Yet, in the brain-computer interface (BCI) community Matlab is still prevalent. Many toolboxes have been developed over the years to cover the various needs and research interests. One of the oldest toolboxes is BioSig (Schlögl and Brunner 2008) which is mainly for offline analysis of various biosignals, including EEG and ECoG data. BioSig is running in Matlab and Octave but experimental bindings for other programming languages exist. BioSig is free and open source software. The BBCI toolbox (http://bbci.de/toolbox) is also a Matlab toolbox which has matured with age. The BBCI toolbox is suitable for online experiments and offline data analysis and has been open sourced in 2012. It allows complex online processing chains, e.g., acquiring data from several data sources that operate with different sampling rates, to use different feature extraction methods and classifiers simultaneously and to implement adaptive feature extraction and classifiers. FieldTrip (Oostenveld et al. 2011) is an open source Matlab toolbox for MEG and EEG analysis. It is relatively new but has already gained a lot of attention in the community. BCILAB (Kothe and Makeig 2013) is the latest open source Matlab toolbox for BCI research. It supports offline analysis and online experiments. Interesting toolboxes also exist outside the Matlab community: BCI2000 (Schalk et al. 2004) is a general purpose BCI system. It is written in C++ and its use is free for non-profit research and educational purposes. The open source software OpenViBE (Renard et al. 2010) has a special approach, as it allows for a visual programming of BCI paradigms. It also has Python and Matlab bindings and is licensed under the terms of the Affero General Public License (AGPL).
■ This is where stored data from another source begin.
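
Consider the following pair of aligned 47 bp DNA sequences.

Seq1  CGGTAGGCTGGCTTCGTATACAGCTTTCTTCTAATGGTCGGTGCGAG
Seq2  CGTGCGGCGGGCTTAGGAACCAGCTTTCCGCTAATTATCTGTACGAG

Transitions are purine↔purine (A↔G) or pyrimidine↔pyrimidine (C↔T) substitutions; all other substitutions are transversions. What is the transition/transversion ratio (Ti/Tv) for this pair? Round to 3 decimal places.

Differing sites — 3:G/T (Tv); 4:T/G (Tv); 5:A/C (Tv); 9:T/G (Tv); 15:C/A (Tv); 17:T/G (Tv); 19:T/A (Tv); 20:A/C (Tv); 29:T/C (Ti); 30:T/G (Tv); 36:G/T (Tv); 37:G/A (Ti); 40:G/T (Tv); 43:G/A (Ti).
Of the 14 differences, 3 transitions and 11 transversions, so Ti/Tv = 3/11 = 0.273.

0.273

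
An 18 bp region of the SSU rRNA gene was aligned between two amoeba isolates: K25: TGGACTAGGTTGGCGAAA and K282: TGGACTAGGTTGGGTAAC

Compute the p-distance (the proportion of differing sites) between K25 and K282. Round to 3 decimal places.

Differing sites — 14:C/G; 15:G/T; 18:A/C.
There are 3 differences over 18 sites, so p = 3/18 = 0.167.

0.167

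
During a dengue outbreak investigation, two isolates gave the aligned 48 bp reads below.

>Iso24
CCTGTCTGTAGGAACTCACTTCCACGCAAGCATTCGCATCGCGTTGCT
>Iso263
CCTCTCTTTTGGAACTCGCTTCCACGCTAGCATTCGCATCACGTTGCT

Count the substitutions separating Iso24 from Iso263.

The sequences differ at positions 4 (G/C), 8 (G/T), 10 (A/T), 18 (A/G), 28 (A/T), 41 (G/A).
That gives 6 mismatches out of 48 aligned sites, so the Hamming distance is 6.

6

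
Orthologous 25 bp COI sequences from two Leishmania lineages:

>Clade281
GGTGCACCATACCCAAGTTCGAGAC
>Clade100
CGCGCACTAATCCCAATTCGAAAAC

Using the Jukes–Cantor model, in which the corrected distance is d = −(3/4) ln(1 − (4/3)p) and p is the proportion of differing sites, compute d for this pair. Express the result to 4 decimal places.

0.5716

Mismatches occur at site 1 (G→C), site 3 (T→C), site 8 (C→T), site 10 (T→A), site 11 (A→T), site 17 (G→T), site 19 (T→C), site 20 (C→G), site 21 (G→A), site 23 (G→A).
p = 10/25 = 0.400000.
d = −0.75 · ln(1 − (4/3)·0.400000) = −0.75 · ln(0.466667) = −0.75 · (-0.762139) = 0.5716.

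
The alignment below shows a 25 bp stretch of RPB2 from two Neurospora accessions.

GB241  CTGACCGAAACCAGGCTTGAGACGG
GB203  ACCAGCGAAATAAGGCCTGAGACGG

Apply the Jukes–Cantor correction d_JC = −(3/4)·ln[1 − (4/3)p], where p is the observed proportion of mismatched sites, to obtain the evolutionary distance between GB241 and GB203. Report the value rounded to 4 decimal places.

Mismatches occur at site 1 (C↔A), site 2 (T↔C), site 3 (G↔C), site 5 (C↔G), site 11 (C↔T), site 12 (C↔A), site 17 (T↔C).
p = 7/25 = 0.280000.
d = −0.75 · ln(1 − (4/3)·0.280000) = −0.75 · ln(0.626667) = −0.75 · (-0.467340) = 0.3505.

0.3505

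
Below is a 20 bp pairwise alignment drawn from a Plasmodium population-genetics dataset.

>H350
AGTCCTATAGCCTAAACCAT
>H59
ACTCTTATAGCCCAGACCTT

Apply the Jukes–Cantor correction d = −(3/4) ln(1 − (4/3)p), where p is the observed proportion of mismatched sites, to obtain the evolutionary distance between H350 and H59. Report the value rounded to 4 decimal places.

The sequences differ at positions 2 (G/C), 5 (C/T), 13 (T/C), 15 (A/G), 19 (A/T).
p = 5/20 = 0.250000.
d = −0.75 · ln(1 − (4/3)·0.250000) = −0.75 · ln(0.666667) = −0.75 · (-0.405465) = 0.3041.

0.3041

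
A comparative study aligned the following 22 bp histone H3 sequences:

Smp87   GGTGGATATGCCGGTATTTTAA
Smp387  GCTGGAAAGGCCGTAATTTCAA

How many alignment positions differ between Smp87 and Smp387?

6

Mismatches occur at site 2 (G/C), site 7 (T/A), site 9 (T/G), site 14 (G/T), site 15 (T/A), site 20 (T/C).
That gives 6 mismatches out of 22 aligned sites, so the Hamming distance is 6.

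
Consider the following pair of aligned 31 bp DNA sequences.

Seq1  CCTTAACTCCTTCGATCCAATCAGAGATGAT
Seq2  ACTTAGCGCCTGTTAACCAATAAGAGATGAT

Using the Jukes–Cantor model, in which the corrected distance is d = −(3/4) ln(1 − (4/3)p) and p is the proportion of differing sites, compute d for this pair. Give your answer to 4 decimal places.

Mismatches occur at site 1 (C↔A), site 6 (A↔G), site 8 (T↔G), site 12 (T↔G), site 13 (C↔T), site 14 (G↔T), site 16 (T↔A), site 22 (C↔A).
p = 8/31 = 0.258065.
d = −0.75 · ln(1 − (4/3)·0.258065) = −0.75 · ln(0.655913) = −0.75 · (-0.421727) = 0.3163.

0.3163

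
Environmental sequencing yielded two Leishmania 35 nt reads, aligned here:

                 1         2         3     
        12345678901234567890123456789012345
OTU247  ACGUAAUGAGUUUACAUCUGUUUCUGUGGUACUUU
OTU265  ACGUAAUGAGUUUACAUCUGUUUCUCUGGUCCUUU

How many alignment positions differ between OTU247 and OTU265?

Differing sites — 26:G/C; 31:A/C.
That gives 2 mismatches out of 35 aligned sites, so the Hamming distance is 2.

2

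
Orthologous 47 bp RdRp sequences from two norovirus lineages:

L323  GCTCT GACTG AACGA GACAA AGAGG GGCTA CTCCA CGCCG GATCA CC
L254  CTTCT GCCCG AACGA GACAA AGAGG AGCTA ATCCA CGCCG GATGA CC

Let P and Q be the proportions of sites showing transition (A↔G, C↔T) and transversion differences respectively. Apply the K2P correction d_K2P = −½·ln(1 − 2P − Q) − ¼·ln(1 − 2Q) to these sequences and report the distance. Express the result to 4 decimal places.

0.1663

The sequences differ at positions 1 (G/C, transversion), 2 (C/T, transition), 7 (A/C, transversion), 9 (T/C, transition), 26 (G/A, transition), 31 (C/A, transversion), 44 (C/G, transversion).
Of the 7 differences, 3 transitions and 4 transversions over 47 sites: P = 3/47 = 0.063830, Q = 4/47 = 0.085106.
d = −0.5·ln(0.787234) − 0.25·ln(0.829788) = −0.5·(-0.239230) − 0.25·(-0.186585) = 0.1663.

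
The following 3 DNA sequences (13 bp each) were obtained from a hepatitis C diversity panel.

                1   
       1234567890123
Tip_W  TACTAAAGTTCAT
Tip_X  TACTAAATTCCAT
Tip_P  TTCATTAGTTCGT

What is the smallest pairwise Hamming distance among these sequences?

Pairwise Hamming distances:
  Tip_W vs Tip_X: 2
  Tip_W vs Tip_P: 5
  Tip_X vs Tip_P: 7
The smallest is 2, between Tip_W and Tip_X.

2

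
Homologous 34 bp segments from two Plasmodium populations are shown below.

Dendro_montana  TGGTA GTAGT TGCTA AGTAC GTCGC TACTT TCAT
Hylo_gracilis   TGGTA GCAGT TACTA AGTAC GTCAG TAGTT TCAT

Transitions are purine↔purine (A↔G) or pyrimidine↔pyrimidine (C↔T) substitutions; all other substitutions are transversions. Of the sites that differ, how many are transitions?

3

Mismatches occur at site 7 (T→C, transition), site 12 (G→A, transition), site 24 (G→A, transition), site 25 (C→G, transversion), site 28 (C→G, transversion).
Of the 5 differences, 3 transitions and 2 transversions, so the answer is 3.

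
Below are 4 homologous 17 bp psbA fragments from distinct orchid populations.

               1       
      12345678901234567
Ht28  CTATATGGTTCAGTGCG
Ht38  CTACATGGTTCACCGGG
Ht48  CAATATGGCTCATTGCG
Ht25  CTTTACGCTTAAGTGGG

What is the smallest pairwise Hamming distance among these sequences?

3

Pairwise Hamming distances:
  Ht28 vs Ht38: 4
  Ht28 vs Ht48: 3
  Ht28 vs Ht25: 5
  Ht38 vs Ht48: 6
  Ht38 vs Ht25: 7
  Ht48 vs Ht25: 8
The smallest is 3, between Ht28 and Ht48.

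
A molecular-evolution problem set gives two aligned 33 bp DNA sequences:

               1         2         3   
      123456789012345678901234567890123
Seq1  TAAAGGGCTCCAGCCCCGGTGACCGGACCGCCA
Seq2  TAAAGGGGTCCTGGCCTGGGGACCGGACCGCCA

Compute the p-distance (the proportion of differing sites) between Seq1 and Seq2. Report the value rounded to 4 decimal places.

The sequences differ at positions 8 (C/G), 12 (A/T), 14 (C/G), 17 (C/T), 20 (T/G).
There are 5 differences over 33 sites, so p = 5/33 = 0.1515.

0.1515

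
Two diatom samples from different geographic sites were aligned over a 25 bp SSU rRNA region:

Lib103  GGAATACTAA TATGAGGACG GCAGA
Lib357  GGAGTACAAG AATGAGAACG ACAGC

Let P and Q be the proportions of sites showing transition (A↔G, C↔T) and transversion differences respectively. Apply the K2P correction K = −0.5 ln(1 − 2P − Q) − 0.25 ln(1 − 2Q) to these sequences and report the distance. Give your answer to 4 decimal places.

0.3585

The sequences differ at positions 4 (A/G, transition), 8 (T/A, transversion), 10 (A/G, transition), 11 (T/A, transversion), 17 (G/A, transition), 21 (G/A, transition), 25 (A/C, transversion).
Of the 7 differences, 4 transitions and 3 transversions over 25 sites: P = 4/25 = 0.160000, Q = 3/25 = 0.120000.
d = −0.5·ln(0.560000) − 0.25·ln(0.760000) = −0.5·(-0.579818) − 0.25·(-0.274437) = 0.3585.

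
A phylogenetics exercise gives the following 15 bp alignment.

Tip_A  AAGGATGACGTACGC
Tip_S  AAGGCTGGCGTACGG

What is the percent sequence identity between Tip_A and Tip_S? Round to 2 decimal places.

Mismatches occur at site 5 (A/C), site 8 (A/G), site 15 (C/G).
12 of the 15 sites match, so the percent identity is 12/15 × 100 = 80.00%.

80.00%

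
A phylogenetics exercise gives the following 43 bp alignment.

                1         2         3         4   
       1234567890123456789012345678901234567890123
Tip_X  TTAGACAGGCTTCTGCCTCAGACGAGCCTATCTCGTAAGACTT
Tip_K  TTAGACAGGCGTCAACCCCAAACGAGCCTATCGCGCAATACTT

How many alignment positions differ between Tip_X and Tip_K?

8

Differing sites — 11:T/G; 14:T/A; 15:G/A; 18:T/C; 21:G/A; 33:T/G; 36:T/C; 39:G/T.
That gives 8 mismatches out of 43 aligned sites, so the Hamming distance is 8.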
In Python we have BCPy2000 (Schreiner et al. 2008), which allows for writing BCI2000 modules in Python instead of C++, leveraging the infrastructure of BCI2000 without forcing the user to program in C++. A relatively new toolbox is pySPACE (Krell et al. 2013), a signal processing and classification environment in Python. pySPACE has implemented many signal processing algorithms and allows for conducting experiments without programming by providing configuration files for each experiment. Due to its modular design it allows for implementing own algorithms as well. pySPACE is suitable for offline analysis and online classification and licensed under the terms of the GPL. There is also OpenBCI (http://openbci.pl), a BCI system in Python. This project provides drivers for a few EEG amplifiers, tools for displaying and storing EEG signals and tools for creating bindings for 3rd party software for performing experiments. The project accumulated quite a lot of code but is unfortunately seemingly discontinued as the last commit in the repository was in 2011. MNE-Python (Gramfort et al. 2013) allows for offline analysis of MEG and EEG data and is available under the terms of the BSD license. SCoT is a special purpose toolbox for EEG source connectivity in Python licensed under the terms of the MIT license.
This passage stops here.